Raie boréale

Amblyraja hyperborea

Vue dorsale d'une raie boréale (Amblyraja hyperborea) mâle.
Vue dorsale d'une raie boréale (Amblyraja hyperborea) mâle.
Vue ventrale d'une raie boréale (Amblyraja hyperborea) mâle.
Vue ventrale d'une raie boréale (Amblyraja hyperborea) mâle.
Vue dorsale d'une raie boréale (Amblyraja hyperborea) femelle.
Vue dorsale d'une raie boréale (Amblyraja hyperborea) femelle.
Vue ventrale d'une raie boréale (Amblyraja hyperborea) femelle.
Vue ventrale d'une raie boréale (Amblyraja hyperborea) femelle.

Description

De toutes les raies de l'Atlantique Nord-Ouest, c'est la raie boréale (parfois appelée raie arctique) qui ressemble le plus à la raie épineuse (Amblyraja radiata) et à la raie à queue courte (ou raie de Jensen) [Amblyraja jenseni]. Cependant, c'est surtout par sa couleur qu'on la distingue des autres espèces. Tandis que la raie épineuse est toute blanche sur le ventre et que la raie à queue courte est fortement tachetée, la raie boréale est foncée sur le ventre avec des taches distinctes plus pâles, ou encore pâle sur le ventre avec des taches foncées. La surface dorsale de la raie boréale est d'un gris souris foncé, d'un bleu-gris foncé ou d'un brun foncé avec de petites taches rondes. Mentionnons le motif des épines et la structure dentaire comme autres différences entre ces deux espèces. La raie boréale a beaucoup plus d'épines le long de la ligne médiane du dos et de la queue (22-31) que la raie épineuse (12-19), et ses dents sont plus étroites et sont dotées de cuspides centrales acérées, tandis que la raie épineuse a des dents plates en forme de pavement. Chez la raie arctique, la rangée de grosses épines au milieu du dos s'étend de la région nucale jusqu'à la première nageoire dorsale, les épines près du bassin étant plus grosses que celles situées le long de la queue. La queue de la raie boréale est très courte.

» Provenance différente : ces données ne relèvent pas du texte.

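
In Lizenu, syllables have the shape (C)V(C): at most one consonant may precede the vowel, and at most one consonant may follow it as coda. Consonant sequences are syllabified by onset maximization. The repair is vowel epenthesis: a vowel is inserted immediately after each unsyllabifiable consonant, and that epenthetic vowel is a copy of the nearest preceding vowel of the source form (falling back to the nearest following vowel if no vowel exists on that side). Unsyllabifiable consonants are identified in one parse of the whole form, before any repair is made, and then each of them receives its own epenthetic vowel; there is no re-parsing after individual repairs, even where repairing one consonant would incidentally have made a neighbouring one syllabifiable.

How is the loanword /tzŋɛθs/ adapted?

Syllabifying with onset maximization leaves /t/, /z/, /s/ stranded (at most one coda consonant is licensed; onsets are limited to one consonant).
Inserting the epenthetic vowel yields /t/ → /tɛ/, /z/ → /zɛ/, /s/ → /sɛ/.

tɛzɛŋɛθsɛ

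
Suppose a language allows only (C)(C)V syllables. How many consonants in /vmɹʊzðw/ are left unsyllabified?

Syllabifying with onset maximization leaves /v/, /z/, /ð/, /w/ stranded (no codas are permitted; onsets may contain at most 2 consonants).

4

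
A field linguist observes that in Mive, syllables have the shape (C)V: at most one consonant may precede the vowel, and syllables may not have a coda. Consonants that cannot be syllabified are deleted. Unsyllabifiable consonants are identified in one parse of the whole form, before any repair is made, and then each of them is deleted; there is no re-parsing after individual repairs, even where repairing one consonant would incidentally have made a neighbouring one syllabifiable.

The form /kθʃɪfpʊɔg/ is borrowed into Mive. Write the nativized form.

Syllabifying with onset maximization leaves /k/, /θ/, /f/, /g/ stranded (no codas are permitted; onsets are limited to one consonant).
Deletion applies to /k/, /θ/, /f/, /g/.

ʃɪpʊɔ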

Vue dorsale d'une raie boréale (Amblyraja hyperborea) femelle et d'une raie à queue courte (ou raie de Jensen) [Amblyraja jenseni] femelle.
Vue dorsale d'une raie boréale (Amblyraja hyperborea) femelle et d'une raie à queue courte (ou raie de Jensen) [Amblyraja jenseni] femelle.
Vue ventrale d'une raie boréale (Amblyraja hyperborea) femelle et d'une raie à queue courte (ou raie de Jensen) [Amblyraja jenseni] femelle.
Vue ventrale d'une raie boréale (Amblyraja hyperborea) femelle et d'une raie à queue courte (ou raie de Jensen) [Amblyraja jenseni] femelle.

Taille

La raie boréale atteindrait une longueur totale (LT) maximale de 87-106 cm. Cependant, le plus grand spécimen déclaré au Canada ne mesurait que 45 cm de LT.

Aire de répartition

La raie boréale vit dans les eaux polaires de la baie de Baffin (y compris au large du cap Dyer), le long des côtes Ouest, Sud et Est du Groenland ainsi que vers l'Est jusqu'à l'Islande, la mer de Barents et le nord de la Norvège. Bien que l'espèce soit extrêmement rare dans les eaux canadiennes, on aurait capturé seize individus dans la baie de Baffin (1948) et un seul spécimen au large du cap Dyer à l'île de Baffin en 1959, ce dernier étant l'individu observé le plus au sud de tout le Canada atlantique. Il est possible qu'à l'avenir on puisse observer des raies boréales dans la mer du Labrador au sud du cap Chidley.

Habitat

Il s'agit d'une espèce bathydémersale benthique, présente sur la partie inférieure de la pente continentale à des profondeurs allant de 140 à 2 500 m. Le spécimen du cap Dyer a été pris à une profondeur de 550 m et à une température au fond de 1,16 °C. Cette espèce semble préférer les températures polaires, de l'éclosion à la maturité.

Cycle biologique

Inconnu

Régime alimentaire

On ne connaît pas le régime alimentaire exact de la raie boréale; toutefois, on pense qu'elle se nourrit d'organismes benthiques très variés.

Reproduction

La raie boréale est ovipare, et elle pond probablement moins de 100 œufs par an. Les œufs sont incubés avec succès dans des eaux polaires à une température d'à peine 0 °C. On a déjà observé de jeunes raies à peine écloses en train de suivre de gros objets.